There are groups where you know ahead of time that you won’t belong. If you were to visit a third-world country, you would mostly expect to be an observer. Even if you stayed long term, you would adapt some elements into your daily way of doing things, but you most likely would still be an outsider. It sometimes happens when we become romantically attached to someone. We meet the family of our intended, but never actually form any real bond or connection. Hopefully, you see how the cultural fit issue works. It can happen anytime you join into a group of people or form a new group, like starting a new family.
When you are facing a cultural fit in the workplace, it can sometimes be subtle and difficult to identify. Other times it’s obvious.

Are there things you can do to identify this issue when you’re searching for a job?

Unless you are a great student of behavior, it can be difficult to pick up on. You have to understand some of the cultural elements that work for you or don’t work for you. Then, if you’re lucky, you can find enough people to talk to about a company or work group to give you some insight.

For example: I know I don’t like organizations where the people are less than swift and straight forward in communicating, especially the tough messages. In some organizations, they avoid direct conversations like this and often relegate the responsibility to someone else. Worse, they email rather than discuss directly. Is that something I could discover during job search? Maybe.

Here are a few reasons why this is so hard to detect:

1. You have to be aware of cultural behaviors that do and don’t work for you.
2. You may not find someone who is really that observant to share what they know.
3. There may be cultural behaviors you are unaware of that you don’t yet know to look for.

This doesn’t mean you can’t or shouldn’t do your due diligence in your job search, but it may be challenging to unearth properly.
Are there things you can do once you have identified you are a cultural misfit at work?

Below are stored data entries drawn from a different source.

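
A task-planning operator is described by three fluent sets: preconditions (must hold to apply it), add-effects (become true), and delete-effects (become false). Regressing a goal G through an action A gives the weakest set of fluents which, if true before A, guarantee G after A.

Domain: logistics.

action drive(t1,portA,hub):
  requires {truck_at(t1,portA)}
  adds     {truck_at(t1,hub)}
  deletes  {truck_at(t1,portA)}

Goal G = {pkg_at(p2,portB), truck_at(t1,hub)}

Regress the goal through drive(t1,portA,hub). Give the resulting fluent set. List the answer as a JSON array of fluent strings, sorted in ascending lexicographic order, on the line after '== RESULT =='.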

Again, this requires a person to be self observant and reflective. That task isn’t easy for most people. Nor is it easy to find another person who will be both candid with their input to you and observant enough to identify the issues. If you can observe a few of the most successful people in the organization and analyze their behavior, you may be able to identify some behaviors you can adapt. This requires real drive and tenacity. With effort, it can be done.

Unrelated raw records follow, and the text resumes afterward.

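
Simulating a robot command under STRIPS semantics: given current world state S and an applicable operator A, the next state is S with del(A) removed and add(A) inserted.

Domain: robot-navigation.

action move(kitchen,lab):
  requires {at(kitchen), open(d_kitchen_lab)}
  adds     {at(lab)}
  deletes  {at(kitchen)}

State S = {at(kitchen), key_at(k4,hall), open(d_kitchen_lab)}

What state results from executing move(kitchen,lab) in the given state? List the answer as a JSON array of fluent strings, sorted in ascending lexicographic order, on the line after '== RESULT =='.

Compute (S \ del) ∪ add:
  pre ⊆ S: {at(kitchen), open(d_kitchen_lab)} ⊆ S  — applicable
  S \ del = {key_at(k4,hall), open(d_kitchen_lab)}
  ∪ add   = {at(lab), key_at(k4,hall), open(d_kitchen_lab)}

== RESULT ==
["at(lab)", "key_at(k4,hall)", "open(d_kitchen_lab)"]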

Depending on your analysis of the situation, you may discover that the divide is too great to close. In that event, the best decision is to leave. When you aren’t a cultural fit, your ability to grow your career will be limited and your overall enjoyment of your career will be stifled. It’s an unfortunate situation to be in. It is not a reflection on your adequacy as a person or performer. It’s simply that you belong somewhere else.
Cultural fit is important to consider throughout your entire career. It will either support or stifle your growth. If your career is stalled out, you may want to think through this issue to see if it is a contributor.